Although there are many troubling themes throughout Richard Wright’s novel, Native Son, the mob mentality and the media’s contributions to incite racist behavior has been prevalent from the time of newspapers to our time today. This theme is touched upon in book two: “Flight” and more heavily acknowledged in the third book: “Fate”. Bigger is on the run in book two, hoping to stay ahead of the police and somewhat enjoying the “fame” that he is getting from the murder of Mary Dalton, he finds himself needing to see the articles written about him in the newspapers. Bigger steals a paper and it tells of the fiery indignation of the town as people learned about Mary’s killing, it also ends with “…they feel that the plan of the murder and kidnapping was too elaborate to be the work of a Negro mind,” (Wright 245). Newspapers being the only source of information during this time had the power to print anything they wanted and also had the power to sway their audience, as do the media outlets of today. It is no surprise that newspapers were run by predominantly white men and women and would print what they deemed to be facts at the time, albeit racist. In the third book, after Bigger faints at the inquest, he reads a paper that quotes a young white girl calling him an “ape” and the writer calling him “a jungle beast,” (Wright 279). These names are then heard again in the mob as well as a call for his lynching and killing.
Wright does well to highlight the reality of news and widespread media within these articles as he drew inspiration from the case of Robert Nixon, who the media, despite his crimes, degraded to an animal using the exact phrase “jungle beast”, along with the degradation of the black race. They then called the woman who was killed a mother of two, posting photos of her children and using them for a news story. Although it is understandable in the Nixon case, in modern times we often see racist media posting mugshots of innocent black people and the smiling family photos of serial killer white men.

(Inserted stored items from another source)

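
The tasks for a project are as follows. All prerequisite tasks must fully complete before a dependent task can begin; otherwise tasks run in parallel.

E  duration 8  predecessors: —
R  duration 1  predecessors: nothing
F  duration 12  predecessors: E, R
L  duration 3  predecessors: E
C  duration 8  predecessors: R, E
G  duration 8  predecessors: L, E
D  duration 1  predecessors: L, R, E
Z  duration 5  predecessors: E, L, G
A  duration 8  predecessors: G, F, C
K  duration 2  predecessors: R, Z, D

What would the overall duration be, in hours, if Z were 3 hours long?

Critical path before the change: E→F→A = 8+12+8 = 28 giving 28 hours.
Z has 2 hours of float (longest path through it is 26).
The critical path is still E→F→A; finish is now 28 hours.

28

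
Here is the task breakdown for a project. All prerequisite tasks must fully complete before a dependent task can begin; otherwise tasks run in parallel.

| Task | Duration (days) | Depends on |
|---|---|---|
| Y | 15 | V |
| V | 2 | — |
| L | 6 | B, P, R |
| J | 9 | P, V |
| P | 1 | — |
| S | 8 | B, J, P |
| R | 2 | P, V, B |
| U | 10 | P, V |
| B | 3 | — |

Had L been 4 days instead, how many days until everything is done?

19

The binding path is V→J→S = 2+9+8 = 19; finish at 19 days.
L is off the critical path — its longest chain is 11 days, giving 8 of slack.
That remains the longest chain; total 19 days.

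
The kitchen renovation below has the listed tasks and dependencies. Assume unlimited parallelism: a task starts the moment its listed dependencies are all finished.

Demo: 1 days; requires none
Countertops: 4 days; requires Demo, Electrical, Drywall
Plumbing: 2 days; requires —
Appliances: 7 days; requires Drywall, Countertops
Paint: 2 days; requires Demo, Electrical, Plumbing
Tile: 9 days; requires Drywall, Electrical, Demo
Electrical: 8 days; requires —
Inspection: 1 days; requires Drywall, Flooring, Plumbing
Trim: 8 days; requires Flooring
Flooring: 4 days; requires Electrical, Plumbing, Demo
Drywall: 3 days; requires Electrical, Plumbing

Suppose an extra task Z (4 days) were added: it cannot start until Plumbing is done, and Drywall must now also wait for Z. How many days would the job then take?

22

Originally the job takes 22 days.
With Z inserted, Drywall now waits for max(Electrical, Plumbing, Z).
New critical path: Electrical→Drywall→Countertops→Appliances = 8+3+4+7 = 22 ⇒ 22 days.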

These articles and deliberate choices to denigrate black people to the racist stereotypes uphold the mob mentality that white people have when black people are involved in a crime; innocent or not. As James Baldwin writes in “The Price of the Ticket” after saying that a mob of people is bound together by fears, “To destroy a nigger, a kike, a dyke, or a faggot by one’s own act alone is […] to have made a public confession more personal…” (Baldwin 840). But hiding behind a newspaper and a phone screen is the exception.

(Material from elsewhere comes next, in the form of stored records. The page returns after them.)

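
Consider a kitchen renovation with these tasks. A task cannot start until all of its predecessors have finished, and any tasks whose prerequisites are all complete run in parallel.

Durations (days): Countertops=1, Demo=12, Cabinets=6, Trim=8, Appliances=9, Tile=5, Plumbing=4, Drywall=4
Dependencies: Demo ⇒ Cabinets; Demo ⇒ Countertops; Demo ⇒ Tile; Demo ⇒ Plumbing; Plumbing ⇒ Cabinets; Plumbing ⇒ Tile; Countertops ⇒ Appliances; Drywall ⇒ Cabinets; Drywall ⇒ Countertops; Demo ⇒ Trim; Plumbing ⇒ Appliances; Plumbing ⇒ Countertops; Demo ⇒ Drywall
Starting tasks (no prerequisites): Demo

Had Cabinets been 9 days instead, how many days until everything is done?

The binding path is Demo→Plumbing→Countertops→Appliances = 12+4+1+9 = 26; finish at 26 days.
The longest path through Cabinets is only 22 days, so Cabinets has float 4.
No other chain overtakes it, so the finish is 26 days.

26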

Faith, I think you have noticed astutely how important the media is in shaping the trial and public perception. One thing I find interesting about the way in which the media portrays the case, and how it evolves over the course of the novel, is how they expand one situation into a larger narrative or stereotype. For example, when reporters are talking to Bigger when Mary has just gone missing, they decide to construe the story in a very pointed way: “Say, I’m slanting this to the primitive Negro who doesn’t want to be disturbed by white civilization” (214). Without any real evidence, one reporter is already crafting the narrative to fit with a particular agenda, one in which black people and white people should remain segregated. The framing turns the singular crime into a universalizing message, with the underlying assumption that all black people and white people think exactly the same. I do wonder, though, to what extent it is fair to say that the media still acts in this racist way today? I agree fully that some outlets do, but there are many news outlets, like the Marshall project, that work actively against this stereotyping in journalism. It is important to highlight these sources as well.